When a film constantly juxtaposes the maddening and the magical, the magical rarely wins out; yet that’s what happens here. The actors, somewhat hit-and-miss in their approach, have a hard time interpreting a script that seems overwritten and sometimes borders on the ridiculous. People will say they haven’t found the right tone; this may not be entirely their fault. What’s the right tone for a sentence such as ‘The fine weather has come to join us’? Only the mother, Louise Marleau, is perfect from start to finish, and it’s undoubtedly her magnificent love monologue (it’s an amazing thing in films, the love monologue) that elicits our unreserved approval.
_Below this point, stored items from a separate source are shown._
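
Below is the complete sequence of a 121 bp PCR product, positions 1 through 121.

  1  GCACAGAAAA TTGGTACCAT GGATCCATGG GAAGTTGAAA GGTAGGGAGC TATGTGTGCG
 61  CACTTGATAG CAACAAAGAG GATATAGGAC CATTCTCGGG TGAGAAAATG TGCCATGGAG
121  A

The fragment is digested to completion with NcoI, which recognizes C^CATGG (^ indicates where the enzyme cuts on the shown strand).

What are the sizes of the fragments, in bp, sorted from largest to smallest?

88, 17, 8, 8 bp

NcoI sites (CCATGG) start at positions 17, 25, 113.
NcoI cuts after the first base of each site, so after positions 17, 25, 113.
Linear molecule, 3 cuts → 4 fragments:
  1–17 → 17 bp
  18–25 → 8 bp
  26–113 → 88 bp
  114–121 → 8 bp
Sorted largest to smallest: 88, 17, 8, 8 bp.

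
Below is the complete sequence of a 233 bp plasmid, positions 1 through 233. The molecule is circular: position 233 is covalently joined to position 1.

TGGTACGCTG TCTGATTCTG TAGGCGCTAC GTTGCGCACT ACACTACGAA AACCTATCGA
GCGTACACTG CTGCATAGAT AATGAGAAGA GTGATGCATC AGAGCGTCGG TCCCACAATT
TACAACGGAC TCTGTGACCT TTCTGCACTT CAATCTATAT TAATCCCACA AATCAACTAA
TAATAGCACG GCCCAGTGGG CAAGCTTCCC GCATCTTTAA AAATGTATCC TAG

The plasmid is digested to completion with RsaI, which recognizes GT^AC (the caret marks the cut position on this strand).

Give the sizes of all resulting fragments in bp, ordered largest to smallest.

RsaI sites (GTAC) start at positions 3, 63.
RsaI cuts after base 2 of each site, so after positions 4, 64.
Circular molecule, 2 cuts → 2 fragments:
  5–64 → 60 bp
  65–233 then 1–4 → 169 + 4 = 173 bp
Sorted largest to smallest: 173, 60 bp.

173, 60 bp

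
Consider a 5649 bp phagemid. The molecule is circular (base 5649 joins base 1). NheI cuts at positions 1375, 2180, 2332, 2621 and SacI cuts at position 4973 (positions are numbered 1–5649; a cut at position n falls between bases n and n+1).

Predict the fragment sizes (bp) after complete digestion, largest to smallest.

Combined cut positions (sorted): 1375, 2180, 2332, 2621, 4973.
Circular molecule, 5 cuts → 5 fragments:
  2180 − 1375 = 805 bp
  2332 − 2180 = 152 bp
  2621 − 2332 = 289 bp
  4973 − 2621 = 2352 bp
  wrap: 5649 − 4973 + 1375 = 2051 bp
Sorted largest to smallest: 2352, 2051, 805, 289, 152 bp.

2352, 2051, 805, 289, 152 bp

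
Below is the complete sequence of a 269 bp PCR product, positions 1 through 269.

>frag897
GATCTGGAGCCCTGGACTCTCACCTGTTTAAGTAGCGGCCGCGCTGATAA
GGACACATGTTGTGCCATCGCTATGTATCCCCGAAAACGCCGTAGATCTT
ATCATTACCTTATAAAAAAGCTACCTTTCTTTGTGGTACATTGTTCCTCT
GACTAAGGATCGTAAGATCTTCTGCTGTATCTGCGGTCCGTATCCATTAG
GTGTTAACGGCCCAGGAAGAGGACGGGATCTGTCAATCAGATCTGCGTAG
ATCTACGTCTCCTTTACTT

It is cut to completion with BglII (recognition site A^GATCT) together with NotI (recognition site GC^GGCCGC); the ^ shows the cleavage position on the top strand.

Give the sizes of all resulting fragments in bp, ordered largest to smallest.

74, 71, 58, 36, 20, 10 bp

BglII sites (AGATCT) start at positions 94, 165, 239, 249.
BglII cuts after the first base of each site, so after positions 94, 165, 239, 249.
The NotI site (GCGGCCGC) starts at position 35.
NotI cuts after base 2 of each site, so after position 36.
Combined cut positions: 36, 94, 165, 239, 249.
Linear molecule, 5 cuts → 6 fragments:
  1–36 → 36 bp
  37–94 → 58 bp
  95–165 → 71 bp
  166–239 → 74 bp
  240–249 → 10 bp
  250–269 → 20 bp
Sorted largest to smallest: 74, 71, 58, 36, 20, 10 bp.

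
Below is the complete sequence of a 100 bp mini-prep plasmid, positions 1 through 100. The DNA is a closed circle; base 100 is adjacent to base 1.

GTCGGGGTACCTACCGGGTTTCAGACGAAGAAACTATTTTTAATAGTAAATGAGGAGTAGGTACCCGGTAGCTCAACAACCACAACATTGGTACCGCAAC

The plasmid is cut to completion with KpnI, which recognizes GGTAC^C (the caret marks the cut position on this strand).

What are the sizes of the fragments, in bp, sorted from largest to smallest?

54, 30, 16 bp

KpnI sites (GGTACC) start at positions 6, 60, 90.
KpnI cuts after base 5 of each site (before the last base), so after positions 10, 64, 94.
Circular molecule, 3 cuts → 3 fragments:
  11–64 → 54 bp
  65–94 → 30 bp
  95–100 then 1–10 → 6 + 10 = 16 bp
Sorted largest to smallest: 54, 30, 16 bp.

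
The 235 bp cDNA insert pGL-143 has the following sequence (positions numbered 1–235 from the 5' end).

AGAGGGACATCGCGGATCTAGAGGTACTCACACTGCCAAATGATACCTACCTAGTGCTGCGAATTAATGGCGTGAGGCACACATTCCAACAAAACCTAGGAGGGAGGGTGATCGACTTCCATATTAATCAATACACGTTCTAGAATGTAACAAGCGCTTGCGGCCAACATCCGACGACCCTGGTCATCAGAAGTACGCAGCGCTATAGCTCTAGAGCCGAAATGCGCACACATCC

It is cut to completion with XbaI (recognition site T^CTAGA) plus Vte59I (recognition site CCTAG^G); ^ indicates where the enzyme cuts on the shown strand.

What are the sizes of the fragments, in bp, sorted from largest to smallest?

82, 71, 40, 25, 17 bp

XbaI sites (TCTAGA) start at positions 17, 139, 210.
XbaI cuts after the first base of each site, so after positions 17, 139, 210.
The Vte59I site (CCTAGG) starts at position 95.
Vte59I cuts after base 5 of each site (before the last base), so after position 99.
Combined cut positions: 17, 99, 139, 210.
Linear molecule, 4 cuts → 5 fragments:
  1–17 → 17 bp
  18–99 → 82 bp
  100–139 → 40 bp
  140–210 → 71 bp
  211–235 → 25 bp
Sorted largest to smallest: 82, 71, 40, 25, 17 bp.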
We can soon forgive some of the dubious dialogues, some of the rather heavy-handed musical punctuations; in any case, none of this would get noticed in an ordinary film.

Starting with a theme of tragic simplicity (it’s spring and the weather is fine; a woman of about fifty aspires to experience one last carnal passion; but if nature is beautiful, it’s also cruel), Jean-Claude Guiguet has taken the maximum risk: that of formal perfection. The film is as far removed from the TV advert effect as it is from sputtering realism and arbitrary experimentalism; here, the sole pursuit is that of pure beauty. The way it’s cut into sequences, classic, refined, tenderly daring, corresponds exactly to the impeccable geometry of the framing. It’s all precise, sober, and structured like the facets of a diamond: a rare work. It’s also rare to see a film where the light so intelligently suits the emotional tone of the scenes. The lighting and decoration of the interior scenes are profoundly right, infinitely tactful; they remain in the background, like a discreet and dense orchestral accompaniment. It’s only in the outdoor scenes, in the sunny meadows bordering the lake, that the light bursts out, playing a central role; and this too is perfectly in line with the film’s purpose. There is a terrible carnal luminosity to the faces. Nature wears a shimmering mask, which, as we know, conceals a sordid swarming, but this mask can’t be torn away (never, by the way, has the spirit of Thomas Mann been so profoundly captured). We can’t expect anything good to come from the sun; but human beings can perhaps, to some extent, manage to love each other. I don’t remember hearing a mother say ‘I love you’ to her daughter so convincingly; not in any film, ever.

With violence, with nostalgia, almost with pain, Le Mirage sets out to be a cultivated film, a European film; and oddly enough it succeeds, combining an authentically Germanic depth and sense of fracture with a profoundly French luminosity and classic clarity of exposition. Truly a rare film.